Esperienze concrete mostrano la praticabilità di questo approccio. Netflix, con il Chaos Engineering, introduce volutamente errori per testare la resilienza. In ambito industriale, alcune imprese giapponesi e coreane sperimentano supply chain che si ottimizzano attraverso analisi sistemiche dei propri fallimenti.
Anche in contesti come l’Afghanistan, lontani dagli standard industriali e dalle architetture informative digitalizzate, si sviluppano modelli di apprendimento e gestione del sapere sorprendentemente efficaci, se osservati con uno sguardo sistemico. Le ricerche del sociologo Osman Qane, insieme a numerosi studi antropologici sul campo, mostrano come le comunità afghane abbiano elaborato, nel tempo, modalità di trasmissione e conservazione del sapere profondamente resilienti, fondate sulla narrazione orale, sulla ripetizione rituale e sulla memoria intergenerazionale.
All’interno di queste comunità, strumenti decisionali collettivi come la shura o la jirga svolgono funzioni assimilabili a quelle delle moderne riunioni strategiche o delle retrospettive agile: sono contesti in cui si elaborano decisioni, si interpretano eventi critici, si aggiornano collettivamente le conoscenze, integrando esperienza pratica e valori condivisi. A differenza dei modelli occidentali basati su repository digitali e knowledge base formalizzate, il sapere in questi contesti si costruisce e si rinnova nell’atto stesso della comunicazione: non è archiviato, ma intrecciato nelle relazioni, nei ruoli sociali, nelle dinamiche di fiducia. È un sapere performativo e situato.
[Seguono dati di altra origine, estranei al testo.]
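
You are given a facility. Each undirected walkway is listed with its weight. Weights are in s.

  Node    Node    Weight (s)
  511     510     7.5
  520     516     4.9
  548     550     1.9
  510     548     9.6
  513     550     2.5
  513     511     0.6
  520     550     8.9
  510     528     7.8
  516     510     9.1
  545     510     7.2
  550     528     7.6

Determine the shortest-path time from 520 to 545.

21.2 s

Shortest distances from 520:
520: 0
516: 4.9  (via 520)
550: 8.9  (via 520)
548: 10.8  (via 550)
513: 11.4  (via 550)
511: 12  (via 513)
510: 14  (via 516)
528: 16.5  (via 550)
545: 21.2  (via 510)
Shortest route: 520–516–510–545 = 21.2 s.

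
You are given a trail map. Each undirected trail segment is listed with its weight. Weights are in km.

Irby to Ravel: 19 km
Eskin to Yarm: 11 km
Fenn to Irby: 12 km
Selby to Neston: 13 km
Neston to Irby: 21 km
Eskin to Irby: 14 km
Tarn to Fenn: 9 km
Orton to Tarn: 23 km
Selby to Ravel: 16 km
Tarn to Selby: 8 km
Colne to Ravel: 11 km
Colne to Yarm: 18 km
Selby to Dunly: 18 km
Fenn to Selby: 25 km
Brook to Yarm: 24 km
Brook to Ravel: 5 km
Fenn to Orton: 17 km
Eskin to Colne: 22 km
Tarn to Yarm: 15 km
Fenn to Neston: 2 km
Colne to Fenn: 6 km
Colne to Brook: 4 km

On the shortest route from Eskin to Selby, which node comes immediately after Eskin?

Yarm

Enumerating some paths:
Eskin → Yarm → Tarn → Selby: 11+15+8 = 34
Eskin → Irby → Fenn → Neston → Selby: 14+12+2+13 = 41
The minimum is 34 km via Eskin → Yarm → Tarn → Selby.
So from Eskin the first move is to Yarm.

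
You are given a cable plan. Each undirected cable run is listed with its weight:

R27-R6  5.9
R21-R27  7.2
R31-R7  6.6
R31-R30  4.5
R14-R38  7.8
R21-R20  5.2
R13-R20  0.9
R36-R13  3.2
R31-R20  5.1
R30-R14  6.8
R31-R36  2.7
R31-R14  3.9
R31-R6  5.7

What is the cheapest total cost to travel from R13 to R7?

Compare a few routes:
R13 → R36 → R31 → R7: 3.2+2.7+6.6 = 12.5
R13 → R20 → R31 → R7: 0.9+5.1+6.6 = 12.6
Cheapest is R13 → R36 → R31 → R7 at 12.5.

12.5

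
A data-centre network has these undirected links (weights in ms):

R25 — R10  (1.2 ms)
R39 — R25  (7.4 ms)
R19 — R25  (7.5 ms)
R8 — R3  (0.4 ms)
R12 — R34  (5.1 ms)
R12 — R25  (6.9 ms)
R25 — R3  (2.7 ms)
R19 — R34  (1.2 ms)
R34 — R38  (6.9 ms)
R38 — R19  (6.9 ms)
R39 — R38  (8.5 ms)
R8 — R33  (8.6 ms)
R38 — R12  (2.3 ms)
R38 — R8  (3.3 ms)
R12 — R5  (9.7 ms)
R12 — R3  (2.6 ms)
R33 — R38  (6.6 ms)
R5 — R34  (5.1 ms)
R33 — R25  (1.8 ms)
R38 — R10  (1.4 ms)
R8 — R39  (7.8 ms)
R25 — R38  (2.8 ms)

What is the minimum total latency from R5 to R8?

Candidate routes:
R5–R34–R12–R3–R8: 5.1+5.1+2.6+0.4 = 13.2
R5–R12–R3–R8: 9.7+2.6+0.4 = 12.7
R5–R12–R38–R8: 9.7+2.3+3.3 = 15.3
R5–R34–R38–R8: 5.1+6.9+3.3 = 15.3
Cheapest is R5–R12–R3–R8 at 12.7 ms.

12.7 ms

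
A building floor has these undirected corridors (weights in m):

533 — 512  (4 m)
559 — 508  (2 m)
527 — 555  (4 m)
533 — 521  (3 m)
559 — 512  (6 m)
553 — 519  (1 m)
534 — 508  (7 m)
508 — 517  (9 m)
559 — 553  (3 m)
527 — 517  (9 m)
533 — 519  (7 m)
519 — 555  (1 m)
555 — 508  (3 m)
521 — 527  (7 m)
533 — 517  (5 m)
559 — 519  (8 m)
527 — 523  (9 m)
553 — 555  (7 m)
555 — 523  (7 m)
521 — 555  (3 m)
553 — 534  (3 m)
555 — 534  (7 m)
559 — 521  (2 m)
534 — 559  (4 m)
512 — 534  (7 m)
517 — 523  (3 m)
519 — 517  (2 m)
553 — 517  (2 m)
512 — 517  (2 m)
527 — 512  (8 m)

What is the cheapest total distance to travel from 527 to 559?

Shortest distances from 527:
527: 0
555: 4  (via 527)
519: 5  (via 555)
553: 6  (via 519)
508: 7  (via 555)
517: 7  (via 519)
521: 7  (via 527)
512: 8  (via 527)
559: 9  (via 553)
Shortest route: 527 → 555 → 519 → 553 → 559 = 9 m.

9 m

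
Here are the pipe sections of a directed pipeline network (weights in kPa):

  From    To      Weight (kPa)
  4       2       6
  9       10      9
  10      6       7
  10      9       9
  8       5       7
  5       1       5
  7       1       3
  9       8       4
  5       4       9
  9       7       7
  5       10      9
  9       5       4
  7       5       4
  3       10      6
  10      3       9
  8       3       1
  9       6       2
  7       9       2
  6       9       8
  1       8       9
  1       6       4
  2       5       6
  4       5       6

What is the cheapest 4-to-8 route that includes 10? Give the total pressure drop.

28 kPa

Shortest 4→10: 4 → 5 → 10 = 15
Best 10 to 8: 10 → 9 → 8 costing 13
Total via 10: 15 + 13 = 28 kPa.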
Tali dinamiche, se trasposte criticamente nel dominio del project management, invitano a riconsiderare il valore delle pratiche informali, delle conversazioni non strutturate, delle memorie distribuite tra i membri del team. Ricordano che non tutta la conoscenza utile a un progetto può (o deve) essere codificata. Esistono forme di intelligenza collettiva che si attivano solo nel dialogo, nella reciprocità e nell’ascolto attivo. In contesti di alta complessità, dove i sistemi formali risultano rigidi o inadeguati, la capacità di valorizzare queste forme di sapere fluido può fare la differenza tra l’adattamento e la paralisi.
In questa prospettiva, l’Afghanistan non rappresenta un’eccezione arcaica, ma una cartina di tornasole per riflettere su ciò che manca – o viene trascurato – nei modelli organizzativi dominanti: l’attenzione al tempo lungo dell’apprendimento, la centralità della fiducia, la trasmissione del sapere attraverso l’esperienza, la parola e il gesto condiviso. Un project management che voglia davvero farsi carico della complessità dovrebbe imparare anche da queste pratiche ancestrali, integrandole in un approccio più ampio alla conoscenza, meno dipendente da strumenti e più radicato nelle persone.
Tuttavia, ogni trasformazione è anche un passaggio culturale. Le barriere non sono solo tecniche, ma valoriali. Il conformismo cognitivo, la paura dell'errore, la gerarchizzazione delle competenze ostacolano la nascita di organizzazioni realmente apprendenti. Servono leadership riflessive, ambienti sicuri, incentivi alla sperimentazione.
In definitiva, la conoscenza non è una risorsa da gestire: è il linguaggio stesso con cui un'organizzazione costruisce il proprio futuro. Il project manager di domani non può limitarsi a controllare: deve saper curare, orchestrare, generare senso. Agisce su tre livelli: operativo, strategico, metacognitivo.
Questa pratica non è un lusso, ma una necessità. Le organizzazioni che sapranno attuarla svilupperanno un vantaggio evolutivo: sapranno navigare l'incertezza, valorizzare la diversità, apprendere dall'errore. Saranno capaci di pensare, agire e trasformarsi.
Non si tratta di aggiornare il project management. Si tratta di rifondarlo.